Out of the three main characters, two of them also don’t really offer much to the anime. You have Jin, a silent-type character who has a very strict fighting style, and who has a personality so bland his character could be replaced by a brick wall with a smiley face on it, and Fuu, a 15 year old girl who starts them out on their quest, and whose only job seems to be to get kidnapped and eat all of their food.
Then you have Mugen, a character so badass even Chuck Norris would think twice about battling it out with this guy. A roguish pirate-turned-wanderer whose only goal seems to be to beat everyone to a pulp, Mugen has the strangest fighting style I’ve ever seen, taking elements of breakdancing to create this wild mess of swords and limbs. The guy even looks wild, with a black afro and curved sword, and is pretty much what you’d imagine a gangster samurai would look like. All this leads to one of the most entertaining characters in all of anime, presenting a guy who is literally so badass, he was actually rejected from the gates of hell. Twice.
The emphasis in the anime is a lot more on the journey than it is on the destination, leading to a very episodic anime where each episode is a story on its own, a new adventure for the characters to face and finish before they continue on their journey.
The soundtrack is also something that is definitely worth mentioning, since it was made by various hip hop artists, and fits incredibly well with the unique style of the anime. The opening to is incredibly stylized and unique, and gives you a pretty good idea of what the show is going to be about. The dub is top notch, with Steve Blum in particular doing an amazing job as Mugen.
However, where the anime really shines is in the animation department. Made by studio Manglobe, the animation is almost constantly stunning; with some of the best fight scenes that I’ve ever seen in any anime. The action is incredibly fluid, and the animators do an amazing job of creating the constant insanity that surrounds this show. While there are a few times where the quality does seem to dip a bit, these instances are few and far between, and the anime is always quick to get back on track. The animation alone would make this anime worth a watch, as it still holds up even ten years later as some of the best fight scenes that you’ll ever find.
Still, if you don’t want to watch it for the animation, than watch it for the experience, cause let’s face it: where else are you going to find a show where a breakdancing samurai has a to fight a group of zombie miners while a madman with a banjo summons a giant meteor on them?

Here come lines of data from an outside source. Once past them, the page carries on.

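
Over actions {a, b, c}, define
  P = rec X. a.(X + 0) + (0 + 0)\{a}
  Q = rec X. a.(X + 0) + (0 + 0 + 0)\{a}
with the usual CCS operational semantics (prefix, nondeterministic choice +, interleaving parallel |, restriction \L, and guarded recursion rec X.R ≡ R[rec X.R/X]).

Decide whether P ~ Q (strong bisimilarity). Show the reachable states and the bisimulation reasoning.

P's transition system — 2 states:
  p0 = rec X. a.(X + 0) + (0 + 0)\{a} :: --a--▸ p1
  p1 = (rec X. a.(X + 0) + (0 + 0)\{a}) + 0 :: --a--▸ p1
Q's transition system — 2 states:
  q0 = rec X. a.(X + 0) + (0 + 0 + 0)\{a} :: --a--▸ q1
  q1 = (rec X. a.(X + 0) + (0 + 0 + 0)\{a}) + 0 :: --a--▸ q1
Bisimilarity quotient blocks:
  B0 = {p0, p1, q0, q1}
p0 ∈ B0, q0 ∈ B0 → same block

YES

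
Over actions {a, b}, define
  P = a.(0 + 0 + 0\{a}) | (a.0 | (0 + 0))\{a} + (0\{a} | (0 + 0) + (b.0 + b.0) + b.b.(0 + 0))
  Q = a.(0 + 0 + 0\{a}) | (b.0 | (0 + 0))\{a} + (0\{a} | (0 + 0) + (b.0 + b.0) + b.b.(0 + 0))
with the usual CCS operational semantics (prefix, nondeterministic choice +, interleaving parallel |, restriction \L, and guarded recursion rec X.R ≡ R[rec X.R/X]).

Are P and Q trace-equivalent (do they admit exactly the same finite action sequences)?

NO — witness ⟨ab⟩

Reachable graph of P (5 states):
  u0 = a.(0 + 0 + 0\{a}) | (a.0 | (0 + 0))\{a} + (0\{a} | (0 + 0) + (b.0 + b.0) + b.b.(0 + 0)) :: —a→ u1, —b→ u2, —b→ u3
  u1 = (0 + 0 + 0\{a}) | (a.0 | (0 + 0))\{a} :: ·
  u2 = 0 :: ·
  u3 = b.(0 + 0) :: —b→ u4
  u4 = 0 + 0 :: ·
Reachable graph of Q (7 states):
  v0 = a.(0 + 0 + 0\{a}) | (b.0 | (0 + 0))\{a} + (0\{a} | (0 + 0) + (b.0 + b.0) + b.b.(0 + 0)) :: —a→ v1, —b→ v2, —b→ v3, —b→ v4
  v1 = (0 + 0 + 0\{a}) | (b.0 | (0 + 0))\{a} :: —b→ v5
  v2 = 0 :: ·
  v3 = a.(0 + 0 + 0\{a}) | (0 | (0 + 0))\{a} :: —a→ v5
  v4 = b.(0 + 0) :: —b→ v6
  v5 = (0 + 0 + 0\{a}) | (0 | (0 + 0))\{a} :: ·
  v6 = 0 + 0 :: ·
Run σ = ⟨ab⟩ on Q: start {v0}
  after a @ step 1: {v1}
  after b @ step 2: {v5}
  — Q admits the full trace.
Run σ = ⟨ab⟩ on P: start {u0}
  after a @ step 1: {u1}
  after b @ step 2: ∅  — P cannot continue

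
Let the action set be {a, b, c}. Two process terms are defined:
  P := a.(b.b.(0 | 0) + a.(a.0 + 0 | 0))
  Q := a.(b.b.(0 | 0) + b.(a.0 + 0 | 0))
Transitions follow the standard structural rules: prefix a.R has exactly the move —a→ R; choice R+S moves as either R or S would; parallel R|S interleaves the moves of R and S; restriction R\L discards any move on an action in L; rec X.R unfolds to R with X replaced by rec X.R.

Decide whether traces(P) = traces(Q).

trace-distinct — witness ⟨aa⟩

Reachable graph of P (6 states):
  u0 = a.(b.b.(0 | 0) + a.(a.0 + 0 | 0)) has moves --a--▸ u1
  u1 = b.b.(0 | 0) + a.(a.0 + 0 | 0) has moves --a--▸ u2, --b--▸ u3
  u2 = a.0 + 0 | 0 has moves --a--▸ u4
  u3 = b.(0 | 0) has moves --b--▸ u5
  u4 = 0 has moves deadlocked
  u5 = 0 | 0 has moves deadlocked
Reachable graph of Q (6 states):
  v0 = a.(b.b.(0 | 0) + b.(a.0 + 0 | 0)) has moves --a--▸ v1
  v1 = b.b.(0 | 0) + b.(a.0 + 0 | 0) has moves --b--▸ v2, --b--▸ v3
  v2 = a.0 + 0 | 0 has moves --a--▸ v4
  v3 = b.(0 | 0) has moves --b--▸ v5
  v4 = 0 has moves deadlocked
  v5 = 0 | 0 has moves deadlocked
Executing aa from P (initial set {u0}):
  after a @ step 1: {u1}
  after a @ step 2: {u2}
  ✓ P
Executing aa from Q (initial set {v0}):
  after a @ step 1: {v1}
  after a @ step 2: no successor for Q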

This show thrives on the ‘Rule of Cool’, substituting plot and character development for just pure awesomeness, with the action episodes being superb, and the comedy episodes being a little bit more hit-or-miss, with some being mediocre at best, and others being downright hilarious. Unfortunately the show isn’t always able to keep up the momentum, and apart from Mugen, you’ll find it hard to really be invested in the characters. Still, this anime is definitely worth checking out, as it truly is a unique experience that you won’t find in any other anime.